Antes eu quero frisar que não sou analítico como os resenhistas e críticos textuais. Se fosse estaria muito ferrado porque só leio o que quero ler e entendo o que quero entender, sendo, assim, independente e livre para depor e não julgar o íntimo do escritor, que, por ser escritor, não é ser humano usual.

Esse segundo livro da Flávia Ferrari a expõe, como disse outro dia a Jalna Gordiano numa live da Banzeiro Conexões sobre essa característica nas escritoras viscerais. Ele, o livro, a desnuda como ser humano que tem a sorte infinita de saber descrever isso juntando palavras e isso requer uma coragem tão necessária nesse mundo hipócrita!

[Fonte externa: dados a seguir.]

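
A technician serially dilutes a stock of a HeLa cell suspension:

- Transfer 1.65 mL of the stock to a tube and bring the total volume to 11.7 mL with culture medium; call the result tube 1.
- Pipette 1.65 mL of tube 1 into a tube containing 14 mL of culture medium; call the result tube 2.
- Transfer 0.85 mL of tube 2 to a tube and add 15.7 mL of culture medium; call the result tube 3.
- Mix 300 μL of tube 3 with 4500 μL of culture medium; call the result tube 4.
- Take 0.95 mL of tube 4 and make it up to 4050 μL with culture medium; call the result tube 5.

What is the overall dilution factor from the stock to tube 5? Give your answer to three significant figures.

Step 1: 1.65 mL brought to 11.7 mL → factor 11.7/1.65 = 7.0909
Step 2: 1.65 mL + 14 mL = 15.65 mL total → factor 15.65/1.65 = 9.4848
Step 3: 0.85 mL + 15.7 mL = 16.55 mL total → factor 16.55/0.85 = 19.471
Step 4: 300 μL + 4500 μL = 4800 μL total → factor 4800/300 = 16
Step 5: 0.95 mL brought to 4050 μL → factor 4.05/0.95 = 4.2632
Overall dilution factor = 7.0909 × 9.4848 × 19.471 × 16 × 4.2632 = 89323

8.93 × 10^4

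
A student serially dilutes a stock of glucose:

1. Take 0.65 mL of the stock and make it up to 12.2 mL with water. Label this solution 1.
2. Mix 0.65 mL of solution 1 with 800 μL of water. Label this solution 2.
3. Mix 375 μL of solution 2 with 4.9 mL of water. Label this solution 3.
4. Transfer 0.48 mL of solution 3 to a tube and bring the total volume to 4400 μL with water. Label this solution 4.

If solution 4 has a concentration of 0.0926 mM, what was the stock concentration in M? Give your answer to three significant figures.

Step 1: 0.65 mL brought to 12.2 mL → factor 12.2/0.65 = 18.769
Step 2: 0.65 mL + 800 μL = 1.45 mL total → factor 1.45/0.65 = 2.2308
Step 3: 375 μL + 4.9 mL = 5275 μL total → factor 5275/375 = 14.067
Step 4: 0.48 mL brought to 4400 μL → factor 4.4/0.48 = 9.1667
Overall dilution factor = 18.769 × 2.2308 × 14.067 × 9.1667 = 5398.9
Stock = 0.0926 mM × 5398.9 = 499.9 mM = 0.500 M

0.500 M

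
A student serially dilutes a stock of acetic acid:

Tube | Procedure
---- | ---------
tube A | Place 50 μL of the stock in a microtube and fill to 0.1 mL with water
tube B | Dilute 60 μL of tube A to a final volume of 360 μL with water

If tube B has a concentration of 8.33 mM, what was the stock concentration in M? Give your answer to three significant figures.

0.100 M

Step 1: 50 μL brought to 0.1 mL → factor 100/50 = 2
Step 2: 60 μL brought to 360 μL → factor 360/60 = 6
Overall dilution factor = 2 × 6 = 12
Stock = 8.33 mM × 12 = 99.96 mM = 0.100 M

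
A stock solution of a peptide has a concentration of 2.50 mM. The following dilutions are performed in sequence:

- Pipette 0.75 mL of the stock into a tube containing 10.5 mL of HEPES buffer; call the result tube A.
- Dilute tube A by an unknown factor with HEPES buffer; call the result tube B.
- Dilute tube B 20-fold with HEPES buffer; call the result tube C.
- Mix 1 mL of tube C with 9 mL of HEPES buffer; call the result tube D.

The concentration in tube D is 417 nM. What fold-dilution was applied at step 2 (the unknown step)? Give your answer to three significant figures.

Step 1: 0.75 mL + 10.5 mL = 11.25 mL total → factor 11.25/0.75 = 15
Step 2: unknown factor x
Step 3: 20-fold → factor 20
Step 4: 1 mL + 9 mL = 10 mL total → factor 10/1 = 10
Product of known-step factors = 3000
Overall factor = 2.50 mM / (417 nM) = 5995.2
x = 5995.2 / 3000 = 2.00

2.00-fold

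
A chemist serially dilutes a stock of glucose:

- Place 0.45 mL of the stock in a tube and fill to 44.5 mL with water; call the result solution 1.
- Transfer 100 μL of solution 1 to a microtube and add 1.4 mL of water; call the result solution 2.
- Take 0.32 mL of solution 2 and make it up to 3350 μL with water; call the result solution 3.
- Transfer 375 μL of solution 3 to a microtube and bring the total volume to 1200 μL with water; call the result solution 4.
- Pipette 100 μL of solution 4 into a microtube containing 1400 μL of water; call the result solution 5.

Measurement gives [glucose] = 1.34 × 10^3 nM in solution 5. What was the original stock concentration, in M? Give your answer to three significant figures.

0.999 M

Step 1: 0.45 mL brought to 44.5 mL → factor 44.5/0.45 = 98.889
Step 2: 100 μL + 1.4 mL = 1500 μL total → factor 1500/100 = 15
Step 3: 0.32 mL brought to 3350 μL → factor 3.35/0.32 = 10.469
Step 4: 375 μL brought to 1200 μL → factor 1200/375 = 3.2
Step 5: 100 μL + 1400 μL = 1500 μL total → factor 1500/100 = 15
Overall dilution factor = 98.889 × 15 × 10.469 × 3.2 × 15 = 7.4538 × 10^5
Stock = 1.34 × 10^3 nM × 7.4538 × 10^5 = 9.988 × 10^8 nM = 0.999 M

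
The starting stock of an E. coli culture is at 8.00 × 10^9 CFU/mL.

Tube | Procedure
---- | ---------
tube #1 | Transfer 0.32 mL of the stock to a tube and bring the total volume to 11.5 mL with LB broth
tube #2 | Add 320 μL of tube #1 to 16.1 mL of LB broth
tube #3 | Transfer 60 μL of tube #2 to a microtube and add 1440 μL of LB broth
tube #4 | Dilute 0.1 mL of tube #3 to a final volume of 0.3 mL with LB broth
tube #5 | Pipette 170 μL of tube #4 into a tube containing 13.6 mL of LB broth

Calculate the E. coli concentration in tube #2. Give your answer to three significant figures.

Step 1: 0.32 mL brought to 11.5 mL → factor 11.5/0.32 = 35.938
Step 2: 320 μL + 16.1 mL = 16420 μL total → factor 16420/320 = 51.312
Dilution factor through tube #2 = 35.938 × 51.312 = 1844
[tube #2] = 8.00 × 10^9 CFU/mL / 1844 = 4.34 × 10^6 CFU/mL

4.34 × 10^6 CFU/mL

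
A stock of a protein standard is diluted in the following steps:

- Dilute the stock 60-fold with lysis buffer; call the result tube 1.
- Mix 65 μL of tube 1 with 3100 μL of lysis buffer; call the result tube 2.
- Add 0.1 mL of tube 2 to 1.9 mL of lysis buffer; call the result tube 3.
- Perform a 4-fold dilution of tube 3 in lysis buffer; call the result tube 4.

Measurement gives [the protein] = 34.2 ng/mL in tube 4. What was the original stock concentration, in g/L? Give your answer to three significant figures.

7.99 g/L

Step 1: 60-fold → factor 60
Step 2: 65 μL + 3100 μL = 3165 μL total → factor 3165/65 = 48.692
Step 3: 0.1 mL + 1.9 mL = 2 mL total → factor 2/0.1 = 20
Step 4: 4-fold → factor 4
Overall dilution factor = 60 × 48.692 × 20 × 4 = 2.3372 × 10^5
Stock = 34.2 ng/mL × 2.3372 × 10^5 = 7.993 × 10^6 ng/mL = 7.99 g/L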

“É Tudo Ficção” foi dividido em oito partes. Parece uma carta (se eu fosse fodástico teria escrito “Epístola” para ficar mais fofo) e pode nem ter sido conscientemente, contudo é uma carta de amor.

“Se tivesse mais tempo

Viveria as ilusões

De quem atribui ao tempo

Os impedimentos” (Kairós)

 

“Se pudesse mesmo criar algo extraordinário

As plantas teriam voz” (O estado das coisas)

Reparem como esses dois trechinhos poderiam fazer um leitor atento parar para meditar na estultice humana de se acorrentar ao tempo e fingir que ele existe de tal forma a restringir a existência de quem nele acredita?

E se as plantas falassem? Ah! Sim, elas falam, mas e se a gente as entendesse ou se elas tivessem voz? A Flávia vem com essas ideias doidas de poeta pra cima da gente e agora eu, que ando ressentido com meu pé de maracujá, gostaria muito que ele me desse algumas explicações verbais.

Em “Partir” ela me chama a atenção para o fato de ser ambidestra em quase todos os textos, mas só nesse foi que percebi e acabei relendo todos os poemas mais uma vez. Vejam:


“Eu queria acabar com esta sensação

De que sempre há algo esquecido

Seja palavra ou coisa ou gesto

Esta falta insistente que não tem letra

Eu queria”

Eu não planejei citar fragmentos de textos, mas como não fazê-lo se esses fragmentos me fazem um bem danado de dar um tempo a mim mesmo e ficar pensando os pensamentos da Flávia que vão inundando o meu pensar de leitor que pensava que era doido sozinho?


“Todos esses poemas que escrevemos

Não dizem nada de relevante

Meu plano é jogar fora tudo o que você já escreveu

Se penso ser capaz de fazer isso

Certeza que você já pensou em fazer pior

E passo a noite acordada pensando o que seria”

 

Agora que me liguei estar dando “spoilers” nessas citações, mas e daí? Aqui vai mais um:

o amor tem a consistência de um guarda-chuva

em algum momento será insuficiente

e quando estiver toda nua

sem as minhas roupas ensopadas

estarei sozinha (Tempo)

Onde é que essa escritora estava engavetada nesse tempo todo? O que ela escreve desce macio na garganta do cérebro e se espalha pelos capilares dando aquela ondinha gostosa de sentir...

Eu pensei em falar sobre a parte em que ela chamou de “Diário” e dividiu em quatro partes/poemas, mas é tão íntimo e tão bonito que eu prefiro não tirar esse gostinho dos próximos leitores.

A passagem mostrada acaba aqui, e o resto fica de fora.